Congregation of the Lovers of the Holy Cross
- Abbreviation: LHC
- Formation: 1670; 356 years ago
- Founders: Pierre Lambert de la Motte
- Founded at: Kiên Lao, Vietnam
- Members: 4,822 (2002)
- Parent organization: Catholic Church

= Lovers of the Holy Cross =

Federation of Vietnamese Roman Catholic orders

The Lovers of the Holy Cross (Amantes de la Croix, Vietnamese: Dòng Mến Thánh Giá) is a federation of a number of congregations of diocesan right of religious sisters, founded in 1670 by the first Vicar Apostolic in Tonkin and Cochinchina, Pierre Lambert de la Motte, M.E.P. According to 2002 statistics, it has about 4,822 members.

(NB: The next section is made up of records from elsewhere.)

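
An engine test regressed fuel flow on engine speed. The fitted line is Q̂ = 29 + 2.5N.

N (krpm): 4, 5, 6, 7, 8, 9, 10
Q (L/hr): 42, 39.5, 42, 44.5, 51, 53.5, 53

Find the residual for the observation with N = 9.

e = 2

Q̂ = 29 + 2.5·9 = 51.5
e = 53.5 − 51.5 = 2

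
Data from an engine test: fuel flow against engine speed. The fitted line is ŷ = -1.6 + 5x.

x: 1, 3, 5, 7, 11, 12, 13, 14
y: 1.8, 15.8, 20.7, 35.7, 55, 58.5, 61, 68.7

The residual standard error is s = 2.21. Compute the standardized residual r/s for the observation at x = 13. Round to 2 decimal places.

ŷ = -1.6 + 5·13 = 63.4
r = 61 − 63.4 = -2.4
r/s = -2.4 / 2.21 = -1.09

-1.09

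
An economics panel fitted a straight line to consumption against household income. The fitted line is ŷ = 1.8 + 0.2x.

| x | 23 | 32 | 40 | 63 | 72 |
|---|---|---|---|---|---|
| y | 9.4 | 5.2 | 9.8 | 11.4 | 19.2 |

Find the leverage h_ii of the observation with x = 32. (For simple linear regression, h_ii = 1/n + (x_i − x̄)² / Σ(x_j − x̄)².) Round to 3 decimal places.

x̄ = (23 + 32 + 40 + 63 + 72)/5 = 46
Σ(x − x̄)² = 529 + 196 + 36 + 289 + 676 = 1726
h = 1/5 + (-14)²/1726 = 0.2 + 0.113557 = 0.314

h = 0.314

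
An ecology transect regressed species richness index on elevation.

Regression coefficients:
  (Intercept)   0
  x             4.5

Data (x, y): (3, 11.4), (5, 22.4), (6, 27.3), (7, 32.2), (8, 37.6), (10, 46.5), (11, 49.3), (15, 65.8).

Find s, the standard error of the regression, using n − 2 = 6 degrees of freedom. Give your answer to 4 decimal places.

s = 1.4572

x=3: ŷ = 4.5·3 = 13.5; r = 11.4 − 13.5 = -2.1
x=5: ŷ = 4.5·5 = 22.5; r = 22.4 − 22.5 = -0.1
x=6: ŷ = 4.5·6 = 27; r = 27.3 − 27 = 0.3
x=7: ŷ = 4.5·7 = 31.5; r = 32.2 − 31.5 = 0.7
x=8: ŷ = 4.5·8 = 36; r = 37.6 − 36 = 1.6
x=10: ŷ = 4.5·10 = 45; r = 46.5 − 45 = 1.5
x=11: ŷ = 4.5·11 = 49.5; r = 49.3 − 49.5 = -0.2
x=15: ŷ = 4.5·15 = 67.5; r = 65.8 − 67.5 = -1.7
SSE = 4.41 + 0.01 + 0.09 + 0.49 + 2.56 + 2.25 + 0.04 + 2.89 = 12.74
s = √(12.74/6) = √2.12333 ≈ 1.4572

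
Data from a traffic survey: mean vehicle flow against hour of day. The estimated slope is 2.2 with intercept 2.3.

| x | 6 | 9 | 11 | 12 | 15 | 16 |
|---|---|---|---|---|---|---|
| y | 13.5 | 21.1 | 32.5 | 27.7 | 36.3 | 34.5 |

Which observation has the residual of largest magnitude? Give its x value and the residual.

x = 11, e = 6

x=6: ŷ = 2.3 + 2.2·6 = 15.5; e = 13.5 − 15.5 = -2
x=9: ŷ = 2.3 + 2.2·9 = 22.1; e = 21.1 − 22.1 = -1
x=11: ŷ = 2.3 + 2.2·11 = 26.5; e = 32.5 − 26.5 = 6
x=12: ŷ = 2.3 + 2.2·12 = 28.7; e = 27.7 − 28.7 = -1
x=15: ŷ = 2.3 + 2.2·15 = 35.3; e = 36.3 − 35.3 = 1
x=16: ŷ = 2.3 + 2.2·16 = 37.5; e = 34.5 − 37.5 = -3
Largest |e| is 6 at x = 11, residual 6.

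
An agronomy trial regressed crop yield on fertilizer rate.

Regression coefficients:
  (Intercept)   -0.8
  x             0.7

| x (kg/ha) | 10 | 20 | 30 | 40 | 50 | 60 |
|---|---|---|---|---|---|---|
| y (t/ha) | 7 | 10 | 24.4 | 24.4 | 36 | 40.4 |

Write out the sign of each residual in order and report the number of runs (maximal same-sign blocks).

6 runs

x=10: ŷ = -0.8 + 0.7·10 = 6.2; e = 7 − 6.2 = 0.8
x=20: ŷ = -0.8 + 0.7·20 = 13.2; e = 10 − 13.2 = -3.2
x=30: ŷ = -0.8 + 0.7·30 = 20.2; e = 24.4 − 20.2 = 4.2
x=40: ŷ = -0.8 + 0.7·40 = 27.2; e = 24.4 − 27.2 = -2.8
x=50: ŷ = -0.8 + 0.7·50 = 34.2; e = 36 − 34.2 = 1.8
x=60: ŷ = -0.8 + 0.7·60 = 41.2; e = 40.4 − 41.2 = -0.8
Signs: + − + − + −
Runs: +×1, −×1, +×1, −×1, +×1, −×1 → 6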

It is the first female religious congregation to be distinguished by its East Asian characteristics, both contemplative and active, and founded in Vietnam. During its 335 years of existence, the Lovers of the Holy Cross community, have gone through various trials and tribulations: persecutions, disasters, wars, and changes of political regimes.

As of 2005, there were 24 autonomous congregations of the Lovers of the Holy Cross Sisters. In addition to their native Vietnam, there is one congregation in the United States, three in Thailand and two in Laos.